Le chef de l’État a laissé planer le mystère sur l’utilisation effective des fonds issus du programme. Source : Chris Walker, Truthout. Traduit par les lecteurs du site Les-Crises. Mercredi, via un décret contestable, le dirigeant américain a lancé une initiative permettant aux individus prospères ou à leurs soutiens financiers d’accélérer leur démarche pour obtenir un visa et entrer sur le territoire des États-Unis.
« LA CARTE OR DE L’ÉTAT AMÉRICAIN EST À PRÉSENT OPÉRATIONNELLE ! », a affirmé ce personnage mercredi via son réseau social, soulignant : « Un chemin rapide vers la nationalité pour les individus qualifiés et vérifiés. C’EST TELLEMENT EXCITANT ! »
Pourtant, les bénéficiaires de ces cartes ne reçoivent pas directement un accès à la citoyenneté, mais plutôt un statut de résidence permanente légal via des visas EB-1 ou EB-2. Ils peuvent théoriquement entamer le processus d’obtention de la nationalité après avoir obtenu ces statuts.
Deux types de cartes « Or » ont été répertoriés sur un site officiel : une carte individuelle et une autre dédiée aux entreprises pour leurs employés. La première nécessite un paiement de 15 000 dollars au ministère de la Sécurité intérieure, plus des frais supplémentaires. Une contribution additionnelle d’un million de dollars et une vérification approfondie permettent d’accélérer le processus.

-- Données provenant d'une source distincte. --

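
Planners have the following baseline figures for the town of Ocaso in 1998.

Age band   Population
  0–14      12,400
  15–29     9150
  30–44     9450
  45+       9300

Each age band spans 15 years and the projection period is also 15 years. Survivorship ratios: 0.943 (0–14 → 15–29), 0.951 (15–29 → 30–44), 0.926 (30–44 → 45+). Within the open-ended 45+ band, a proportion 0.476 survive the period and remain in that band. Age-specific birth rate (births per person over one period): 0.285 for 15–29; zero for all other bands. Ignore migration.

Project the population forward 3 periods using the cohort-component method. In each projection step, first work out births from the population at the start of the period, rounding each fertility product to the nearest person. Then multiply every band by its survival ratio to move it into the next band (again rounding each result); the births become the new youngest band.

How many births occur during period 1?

2608

Numbering the bands 1..4 from youngest to oldest:
Period 1:
Births: 9150 × 0.285 = 2608
Band 2: 12400 × 0.943 = 11693
Band 3: 9150 × 0.951 = 8702
Band 4: 9450 × 0.926 + 9300 × 0.476 = 8751 + 4427 = 13178
Giving 2608 / 11693 / 8702 / 13178.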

La carte destinée aux entreprises exige les mêmes coûts, accompagnés d’une contribution de 2 millions de dollars par entreprise pour parrainer un travailleur étranger. Cette option permet à l’entreprise de « transférer » la personne concernée via des frais de 5 %. Un autre niveau, la carte « Platine », devrait bientôt être disponible, coûtant 5 millions de dollars, offrant une résidence et un bonus de 270 jours sans impôts américains sur les revenus étrangers.
Le site se vante que ces cartes seront valides dans les cinquante États et territoires, affirmant qu’elles prouveront la contribution substantielle des bénéficiaires au pays. Le dirigeant a proposé ce programme en février, initialement visant une citoyenneté rapide pour des immigrants, mais le montant est passé de 5 à 1 million de dollars par personne.
Des experts s’attendent à un faible intérêt pour ces cartes, selon les estimations. Un décret publié en septembre a officialisé ce programme, visant à privilégier l’accès des immigrants « apportant un bénéfice certain », comme entrepreneurs ou investisseurs. Le dirigeant n’a pas précisé où iraient les fonds collectés, soulignant qu’ils serviraient des projets positifs pour le pays.
Cependant, des critiques suggèrent que ce système pourrait être évité par ceux riches, avec la possibilité d’obtenir un prêt ou l’aide de proches. Le programme semble aussi refléter une volonté de limiter l’accès aux immigrants pauvres. Des déclarations antérieures du dirigeant sur des pays comme le Salvador ou Haïti ont suscité des critiques pour leur caractère discriminatoire, malgré les négations ultérieures.
Les analyses soulignent également les risques juridiques de ce décret, qui pourrait ne pas s’appuyer sur des lois existantes. L’objectif semble être de transformer l’immigration en un système de privilèges financiers plutôt que d’intégration.